Federal Judge Lifts Freeze on USDC
A US federal judge has unfrozen over $57 million in USDC linked to the Libra token lawsuit. The funds were held in wallets associated with Hayden Davis and Ben Chow, frozen in May amidst a class-action case seeking over $100 million in damages related to the Libra collapse.
Judge Jennifer L. Rochon of the Southern District of New York decided to release the funds, citing compliance with restrictions by Davis and Chow. The lawsuit continues, with the plaintiffs yet to prove the necessity of keeping the funds frozen.
Chow’s attorney plans to file a motion to dismiss, calling the claims “untested,” as the defendants access capital for their defense.
LIBRA Token Surges in Price
Following the asset release news, the price of the LIBRA token skyrocketed, increasing by over 393% in 24 hours and 409% in a week. Currently priced at $0.043, LIBRA’s daily trading volume nears $70,000.

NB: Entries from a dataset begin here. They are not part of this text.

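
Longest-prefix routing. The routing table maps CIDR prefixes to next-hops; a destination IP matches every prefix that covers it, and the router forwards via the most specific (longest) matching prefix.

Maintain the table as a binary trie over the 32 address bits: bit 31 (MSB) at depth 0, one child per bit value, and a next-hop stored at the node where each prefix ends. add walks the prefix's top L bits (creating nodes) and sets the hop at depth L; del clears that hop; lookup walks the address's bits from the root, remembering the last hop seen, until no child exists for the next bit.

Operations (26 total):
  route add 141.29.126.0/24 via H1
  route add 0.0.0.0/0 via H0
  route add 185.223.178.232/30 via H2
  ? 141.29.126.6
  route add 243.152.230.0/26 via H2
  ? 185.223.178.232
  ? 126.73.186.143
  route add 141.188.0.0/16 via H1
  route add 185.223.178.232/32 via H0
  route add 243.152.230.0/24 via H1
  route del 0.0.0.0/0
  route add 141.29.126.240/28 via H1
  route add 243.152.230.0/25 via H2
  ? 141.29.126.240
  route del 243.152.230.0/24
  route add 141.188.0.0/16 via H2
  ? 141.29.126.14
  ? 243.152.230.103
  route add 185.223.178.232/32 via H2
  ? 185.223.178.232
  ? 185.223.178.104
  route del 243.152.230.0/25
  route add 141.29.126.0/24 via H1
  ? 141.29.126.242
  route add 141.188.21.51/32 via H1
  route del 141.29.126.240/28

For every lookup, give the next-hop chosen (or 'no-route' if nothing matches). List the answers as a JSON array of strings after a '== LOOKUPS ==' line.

Apply in order:
  + 141.29.126.0/24 (H1) depth=24
  + 0.0.0.0/0 (H0) depth=0
  + 185.223.178.232/30 (H2) depth=30
  ? 141.29.126.6  path d0:H0→d1:-→d2:-→d3:-→d4:-→d5:-→d6:-→d7:-→d8:-→d9:-→d10:-→d11:-→d12:-→d13:-→d14:-→d15:-→d16:-→d17:-→d18:-→d19:-→d20:-→d21:-→d22:-→d23:-→d24:H1  best=H1
  + 243.152.230.0/26 (H2) depth=26
  ? 185.223.178.232  path d0:H0→d1:-→d2:-→d3:-→d4:-→d5:-→d6:-→d7:-→d8:-→d9:-→d10:-→d11:-→d12:-→d13:-→d14:-→d15:-→d16:-→d17:-→d18:-→d19:-→d20:-→d21:-→d22:-→d23:-→d24:-→d25:-→d26:-→d27:-→d28:-→d29:-→d30:H2  best=H2
  ? 126.73.186.143  path d0:H0  best=H0
  + 141.188.0.0/16 (H1) depth=16
  + 185.223.178.232/32 (H0) depth=32
  + 243.152.230.0/24 (H1) depth=24
  del 0.0.0.0/0 (clear depth 0)
  + 141.29.126.240/28 (H1) depth=28
  + 243.152.230.0/25 (H2) depth=25
  ? 141.29.126.240  path d0:-→d1:-→d2:-→d3:-→d4:-→d5:-→d6:-→d7:-→d8:-→d9:-→d10:-→d11:-→d12:-→d13:-→d14:-→d15:-→d16:-→d17:-→d18:-→d19:-→d20:-→d21:-→d22:-→d23:-→d24:H1→d25:-→d26:-→d27:-→d28:H1  best=H1
  del 243.152.230.0/24 (clear depth 24)
  + 141.188.0.0/16 (H2) depth=16
  ? 141.29.126.14  path d0:-→d1:-→d2:-→d3:-→d4:-→d5:-→d6:-→d7:-→d8:-→d9:-→d10:-→d11:-→d12:-→d13:-→d14:-→d15:-→d16:-→d17:-→d18:-→d19:-→d20:-→d21:-→d22:-→d23:-→d24:H1  best=H1
  ? 243.152.230.103  path d0:-→d1:-→d2:-→d3:-→d4:-→d5:-→d6:-→d7:-→d8:-→d9:-→d10:-→d11:-→d12:-→d13:-→d14:-→d15:-→d16:-→d17:-→d18:-→d19:-→d20:-→d21:-→d22:-→d23:-→d24:-→d25:H2  best=H2
  + 185.223.178.232/32 (H2) depth=32
  ? 185.223.178.232  path d0:-→d1:-→d2:-→d3:-→d4:-→d5:-→d6:-→d7:-→d8:-→d9:-→d10:-→d11:-→d12:-→d13:-→d14:-→d15:-→d16:-→d17:-→d18:-→d19:-→d20:-→d21:-→d22:-→d23:-→d24:-→d25:-→d26:-→d27:-→d28:-→d29:-→d30:H2→d31:-→d32:H2  best=H2
  ? 185.223.178.104  path d0:-→d1:-→d2:-→d3:-→d4:-→d5:-→d6:-→d7:-→d8:-→d9:-→d10:-→d11:-→d12:-→d13:-→d14:-→d15:-→d16:-→d17:-→d18:-→d19:-→d20:-→d21:-→d22:-→d23:-→d24:-  best=no-route
  del 243.152.230.0/25 (clear depth 25)
  + 141.29.126.0/24 (H1) depth=24
  ? 141.29.126.242  path d0:-→d1:-→d2:-→d3:-→d4:-→d5:-→d6:-→d7:-→d8:-→d9:-→d10:-→d11:-→d12:-→d13:-→d14:-→d15:-→d16:-→d17:-→d18:-→d19:-→d20:-→d21:-→d22:-→d23:-→d24:H1→d25:-→d26:-→d27:-→d28:H1  best=H1
  + 141.188.21.51/32 (H1) depth=32
  del 141.29.126.240/28 (clear depth 28)

== LOOKUPS ==
["H1","H2","H0","H1","H1","H2","H2","no-route","H1"]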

The token’s surge comes after a collapse in February, reaching a peak market cap of $4.56 billion post-launch, influenced by a social media post from Argentine President Javier Milei that caused a drastic drop.
LIBRA Project Faces Scrutiny
Davis and Chow’s roles in the LIBRA project during its downfall have sparked legal issues. Despite the recent court ruling and increased demand, the project’s long-term future remains uncertain.